Putin’s efforts to protect these institutions, many of which are controlled by former allies and neighbors, add to the loss of 8% of GDP, the study said in November in the European Economic Review.
“Eighty percent is not all that they sneeze. It’s a huge number, “Ahn told reporters in December.
Some researchers, however, dispute the figure.
“The direct damage is minimal,” Ukrainian researcher Aleksey Kushch told Al Jazeera. He further added that the sanctions resulted in the dissolution of only one portion of Russia’s GDP.
However, the agreement between Russia and Ukraine reached a peak of $ 50bn in 2011, and the annual losses are $ 20bn, he said.
The second most populous Soviet country with a population of 43 million, Ukraine was Russia’s largest trading partner and a source of exports, food, metal and technology.
Many Ukrainian factories and research facilities used by Russian military forces and aeronautics severed their ties overnight, costing them more money for new legs and spacecraft.
But Western sanctions on the seizure, which includes a ban on technological advances, are hampering Russia’s problem-solving companies, the expert said.
Pavel Luzin, a Russian research expert at the Jamestown Foundation, based in Washington, DC, told Al Jazeera: “It has greatly delayed the development of Russia’s space program.”
Cattle on the water
Many in Crimea contributed to the seizure of Moscow’s pledges to increase wages and pensions, build better roads, and promote tourism.
But today, prices are rising, chicks and the coercion of any kind of opposition makes them wonder why they voted to “join” Russia in the March 2014 “referendum” which was not recognized in Ukraine or around the world.
“Reduce the population, [Moscow] spend a lot of money to solve their problems, ”Nikolay Poritsky, former Crimean minister for housing and development projects in Ukraine, told Al Jazeera.
Life under Russia became increasingly difficult.
A meat seller living outside Simferopol, the Crimean administrative capital, said after the seizure, he stopped finding Ukrainian animals, and it took him months to find a reliable supplier in southern Russia.
After the first purchase, the seller tried to sell him a very cheap fifth-grade cow.

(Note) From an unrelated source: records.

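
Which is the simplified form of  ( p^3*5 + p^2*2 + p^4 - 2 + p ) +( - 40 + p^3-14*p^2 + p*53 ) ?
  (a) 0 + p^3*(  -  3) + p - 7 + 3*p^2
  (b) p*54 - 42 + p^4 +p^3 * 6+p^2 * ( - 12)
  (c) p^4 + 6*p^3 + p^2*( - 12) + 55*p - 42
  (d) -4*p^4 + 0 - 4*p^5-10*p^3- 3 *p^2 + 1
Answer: b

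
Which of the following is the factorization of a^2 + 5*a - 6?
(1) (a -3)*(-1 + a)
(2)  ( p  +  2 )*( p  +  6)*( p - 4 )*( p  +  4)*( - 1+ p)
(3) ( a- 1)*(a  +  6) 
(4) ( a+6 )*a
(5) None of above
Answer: 3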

“He said, ‘You live far away and you probably won’t come back, and I have to feed my family,'” the butcher, whose name has not been released, told Al Jazeera.
He now opens his own shop once a week to sell chickens – because the demand is so low.

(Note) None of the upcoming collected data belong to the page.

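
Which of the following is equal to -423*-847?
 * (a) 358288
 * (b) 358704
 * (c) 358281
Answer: c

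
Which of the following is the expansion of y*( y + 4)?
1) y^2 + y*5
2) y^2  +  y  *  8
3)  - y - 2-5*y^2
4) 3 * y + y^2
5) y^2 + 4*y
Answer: 5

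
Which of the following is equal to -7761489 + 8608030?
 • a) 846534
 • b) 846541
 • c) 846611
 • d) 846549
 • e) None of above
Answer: b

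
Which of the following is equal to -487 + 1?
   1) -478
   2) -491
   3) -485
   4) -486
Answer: 4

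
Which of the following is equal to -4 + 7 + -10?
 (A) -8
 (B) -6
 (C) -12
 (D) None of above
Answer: D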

There is another coming catastrophe that awaits them in the Crimea, at home.
Crimea is well-known for its southern coastline, tropical climate, fine card decks with lush hotels, tourist attractions, and ancient sites for communist leaders and Russian monarchs.
Most of the island, however, is arid and mountainous.
The Soviet-occupied North Crimean Canal supplied 85% of the water from the mighty Dnieper River and facilitated irrigation and population growth.
Ukraine closed the channel in 2014, almost extinguished agriculture in the Crimea is forcing de-facto officials to distribute water to cities.
Today, Simferopol, the second-largest city on the Crimea Peninsula, receives water three hours a day for weeks and five hours a weekend. The occupants of the houses rush to bathe.
Water pumped from dripping ditches and contaminated wells is sometimes contaminated.
“I took a shower once, and the water was a kind of brandy,” Edem Kurtveliyev, a doctor living in a nine-room house south of Simferopol, told Al Jazeera.
De-facto officials have announced millions of water-repellent projects, but agree that the only solution to the water crisis is to build affordable salts.
“Desalination is the only way out,” Russian diplomat Sergey Aksyonov told RIA Novosti in December.
Four months later, he compared Ukraine’s refusal to reopen the canal for “terrorist attacks” and “killings”.